Четырнадцать дней о нас

венок миниатюр




День первый

.     Теперь возможна ты, сухая глина, дрожащий красным уголь. Над камином фарфоровый болванчик всё кивает тяжелой головой. Ты огибаешь сон между льдом и Лазарем. Нет ветра в осанне нищим. Ночь ветхозаветна, как все слепцы в стесненном первозванном молчании. Ты молишься, скучая о каменной воде, о мягком камне внутри зимы. Тревоги точат память впотьмах и всуе.
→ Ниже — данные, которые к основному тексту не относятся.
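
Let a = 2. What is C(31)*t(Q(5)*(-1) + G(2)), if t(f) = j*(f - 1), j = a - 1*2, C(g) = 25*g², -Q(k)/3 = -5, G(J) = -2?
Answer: 0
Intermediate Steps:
Q(k) = 15 (Q(k) = -3*(-5) = 15)
j = 0 (j = 2 - 1*2 = 2 - 2 = 0)
t(f) = 0 (t(f) = 0*(f - 1) = 0*(-1 + f) = 0)
C(31)*t(Q(5)*(-1) + G(2)) = (25*31²)*0 = (25*961)*0 = 24025*0 = 0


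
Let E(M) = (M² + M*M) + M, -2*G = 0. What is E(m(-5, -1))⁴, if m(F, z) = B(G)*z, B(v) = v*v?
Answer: 0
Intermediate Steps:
G = 0 (G = -½*0 = 0)
B(v) = v²
m(F, z) = 0 (m(F, z) = 0²*z = 0*z = 0)
E(M) = M + 2*M² (E(M) = (M² + M²) + M = 2*M² + M = M + 2*M²)
E(m(-5, -1))⁴ = (0*(1 + 2*0))⁴ = (0*(1 + 0))⁴ = (0*1)⁴ = 0⁴ = 0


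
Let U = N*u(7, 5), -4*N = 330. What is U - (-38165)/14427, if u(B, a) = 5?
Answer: -11825945/28854 ≈ -409.85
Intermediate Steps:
N = -165/2 (N = -1/4*330 = -165/2 ≈ -82.500)
U = -825/2 (U = -165/2*5 = -825/2 ≈ -412.50)
U - (-38165)/14427 = -825/2 - (-38165)/14427 = -825/2 - 1*(-38165/14427) = -825/2 + 38165/14427 = -11825945/28854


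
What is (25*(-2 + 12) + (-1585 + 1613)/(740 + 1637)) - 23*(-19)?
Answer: 1633027/2377 ≈ 687.01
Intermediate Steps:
(25*(-2 + 12) + (-1585 + 1613)/(740 + 1637)) - 23*(-19) = (25*10 + 28/2377) + 437 = (250 + 28*(1/2377)) + 437 = (250 + 28/2377) + 437 = 594278/2377 + 437 = 1633027/2377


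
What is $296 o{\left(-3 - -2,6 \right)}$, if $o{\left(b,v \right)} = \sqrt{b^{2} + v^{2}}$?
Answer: $296 \sqrt{37} \approx 1800.5$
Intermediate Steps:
$296 o{\left(-3 - -2,6 \right)} = 296 \sqrt{\left(-3 - -2\right)^{2} + 6^{2}} = 296 \sqrt{\left(-3 + 2\right)^{2} + 36} = 296 \sqrt{\left(-1\right)^{2} + 36} = 296 \sqrt{1 + 36} = 296 \sqrt{37}$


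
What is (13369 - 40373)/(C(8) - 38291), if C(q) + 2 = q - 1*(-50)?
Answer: 27004/38235 ≈ 0.70626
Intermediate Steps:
C(q) = 48 + q (C(q) = -2 + (q - 1*(-50)) = -2 + (q + 50) = -2 + (50 + q) = 48 + q)
(13369 - 40373)/(C(8) - 38291) = (13369 - 40373)/((48 + 8) - 38291) = -27004/(56 - 38291) = -27004/(-38235) = -27004*(-1/38235) = 27004/38235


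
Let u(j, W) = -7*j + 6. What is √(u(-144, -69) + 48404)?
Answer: √49418 ≈ 222.30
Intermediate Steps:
u(j, W) = 6 - 7*j
√(u(-144, -69) + 48404) = √((6 - 7*(-144)) + 48404) = √((6 + 1008) + 48404) = √(1014 + 48404) = √49418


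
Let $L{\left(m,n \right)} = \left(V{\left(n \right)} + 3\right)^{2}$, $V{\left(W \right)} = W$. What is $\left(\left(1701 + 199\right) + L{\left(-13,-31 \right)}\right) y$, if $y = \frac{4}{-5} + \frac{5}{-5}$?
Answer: $- \frac{24156}{5} \approx -4831.2$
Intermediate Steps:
$L{\left(m,n \right)} = \left(3 + n\right)^{2}$ ($L{\left(m,n \right)} = \left(n + 3\right)^{2} = \left(3 + n\right)^{2}$)
$y = - \frac{9}{5}$ ($y = 4 \left(- \frac{1}{5}\right) + 5 \left(- \frac{1}{5}\right) = - \frac{4}{5} - 1 = - \frac{9}{5} \approx -1.8$)
$\left(\left(1701 + 199\right) + L{\left(-13,-31 \right)}\right) y = \left(\left(1701 + 199\right) + \left(3 - 31\right)^{2}\right) \left(- \frac{9}{5}\right) = \left(1900 + \left(-28\right)^{2}\right) \left(- \frac{9}{5}\right) = \left(1900 + 784\right) \left(- \frac{9}{5}\right) = 2684 \left(- \frac{9}{5}\right) = - \frac{24156}{5}$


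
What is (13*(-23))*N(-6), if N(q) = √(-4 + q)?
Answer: -299*I*√10 ≈ -945.52*I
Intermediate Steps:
(13*(-23))*N(-6) = (13*(-23))*√(-4 - 6) = -299*I*√10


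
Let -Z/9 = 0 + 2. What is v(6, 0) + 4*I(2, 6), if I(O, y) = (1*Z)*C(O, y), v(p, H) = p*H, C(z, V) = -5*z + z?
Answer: 576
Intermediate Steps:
C(z, V) = -4*z
Z = -18 (Z = -9*(0 + 2) = -9*2 = -18)
v(p, H) = H*p
I(O, y) = 72*O (I(O, y) = (1*(-18))*(-4*O) = -(-72)*O = 72*O)
v(6, 0) + 4*I(2, 6) = 0*6 + 4*(72*2) = 0 + 4*144 = 0 + 576 = 576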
Только ты причина всех мыслей о тепле. Внутри картины: холодная вода у стен причала.


День второй

.     Холодная вода у стен причала не отражает неба. Ты сказала: мне нужен камень в имени; мне нужно дыхание вне стен; мне нужно имя в дыхании и камень в серых стенах ещё одной зимы; мне нужен ветер внутри зерна и воздух над камнями, над снегом и зерном; мне нужен голос, кричащий в стенах имя ветра, в зимах, поющий снегом о неопалимом дыхании зерна; мне нужно верить надорванному голосу и серым дорогам дней,  что снова станут зримы «не встретить»,  первый  снег, речная тина.


День третий

.     Не встретить первый снег. Речная тина насквозь промёрзла. Бесконечно длинный колючий день. То солью в снег, то правдой  в глаза, а то изменой в сердце. Холод ждёт за закрытой дверью, ищет повод ворваться внутрь. Ты делишь счастье на два молчания, желая быть не равной себе самой, молчишь о самом главном:  о том, что стёрто небо с замутненных  ненастьем стёкол; как-то отвлеченно течёт по венам кровь и монотонно скребётся ледяная мышь под тёмным покровом ночи. Боль перед иконой исчерпана. Любовь ещё в начале.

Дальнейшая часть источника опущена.